Geographical proximity to key markets such as Singapore and China, along with a thriving (yet largely under-acknowledged) agri tech sector, back up the business case even further. So why aren’t we doing it already?
To make it happen, we need support…
There’s no quick fix solution to what, in all honesty, is a deeply complex issue—and one that I’m in no position to advise on. Land cannot simply be converted to a cabbage patch or plant based burger factory overnight; some dedicated dairy farmland is not suitable for growing vegetable crops, and the pastures burnt by bushfire will require significant water resources in order to even regenerate.

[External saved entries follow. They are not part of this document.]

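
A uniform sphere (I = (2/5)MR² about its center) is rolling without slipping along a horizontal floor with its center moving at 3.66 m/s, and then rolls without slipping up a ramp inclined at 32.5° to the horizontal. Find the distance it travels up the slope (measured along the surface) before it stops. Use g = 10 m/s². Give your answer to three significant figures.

d ≈ 1.75 m

With I = (2/5)MR², the ratio k = I/(MR²) is 0.4.
Pure rolling means v = ωR; then KE = ½Mv² + ½I(v/R)² = ½(1+k)Mv² = (7/10)Mv².
Setting this equal to Mgh gives the vertical rise h = (1+k)v₀²/(2g) = 1.4×3.66²/(2×10) = 0.9377 m.
The distance along the slope is d = h/sinθ = 0.9377/sin32.5° ≈ 1.75 m.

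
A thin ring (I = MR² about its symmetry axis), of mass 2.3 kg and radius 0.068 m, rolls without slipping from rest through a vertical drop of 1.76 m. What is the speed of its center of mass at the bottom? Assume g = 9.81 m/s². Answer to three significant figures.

v ≈ 4.16 m/s

For this body I = MR², i.e. k = I/(MR²) = 1.
Pure rolling means v = ωR; then KE = ½Mv² + ½I(v/R)² = ½(1+k)Mv² = Mv².
Setting Mgh = Mv² gives v = √(2gh/(1+k)) = √(2·9.81·1.76/2) ≈ 4.16 m/s.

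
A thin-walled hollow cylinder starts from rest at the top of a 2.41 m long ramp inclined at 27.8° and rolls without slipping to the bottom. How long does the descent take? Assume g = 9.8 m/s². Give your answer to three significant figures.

t ≈ 1.45 s

The moment of inertia is MR², giving k ≡ I/(MR²) = 1.
Along the incline Mg sinθ − f = Ma, and torque about the center fR = Iα = kMR²(a/R) gives f = kMa.
Hence a = g sinθ/(1+k) = 9.8×sin27.8°/2 = 2.285 m/s².
With constant a from rest, t = √(2L/a) = √(2·2.41/2.285) ≈ 1.45 s.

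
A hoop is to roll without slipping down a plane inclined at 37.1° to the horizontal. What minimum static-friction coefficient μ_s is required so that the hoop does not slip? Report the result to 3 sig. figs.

Here I = MR², so the shape factor k = I/(MR²) = 1.
Translational: Mg sinθ − f = Ma. Rotational about the CM: fR = Iα = kMRa, so f = kMa.
These give a = g sinθ/(1+k) and the required friction f = kMg sinθ/(1+k).
The normal force is N = Mg cosθ, so μ_min = f/N = k tanθ/(1+k).
μ_min = 1 × tan37.1° / 2 ≈ 0.378.

μ_min ≈ 0.378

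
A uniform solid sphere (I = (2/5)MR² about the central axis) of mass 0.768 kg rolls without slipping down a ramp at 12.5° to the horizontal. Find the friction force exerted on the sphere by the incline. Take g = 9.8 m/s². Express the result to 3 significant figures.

f ≈ 0.465 N

For this body I = (2/5)MR², i.e. k = I/(MR²) = 0.4.
Translational: Mg sinθ − f = Ma. Rotational about the CM: fR = Iα = kMRa, so f = kMa.
Combining, a = g sinθ/(1+k) and f = kMa = kMg sinθ/(1+k).
f = 0.4 × 0.768 × 9.8 × sin12.5° / 1.4 ≈ 0.465 N.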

But with the right support, this could signify a genuine turning point.
We need the incentives in place to help farmers repurpose part of (or in some instances all of) their land for plant based agriculture. We need programs in place that encourage outside-of-the-box thinking, novel solutions. And we need money. From the government, from the investment community and believe it or not, from the big businesses that have emerged unscathed.
Let’s not forget the role of international corporations either. Companies like Tyson, McCain and Nestle—all extremely not vegan companies—are backing the plant based boom, and they’re putting big dollars behind the competitive hunt for innovation. I’d love to see Australia’s agri tech sector and local farmers benefit from their investment.
Because funnily enough, it might just be their pursuit of plant based profit that saves us.”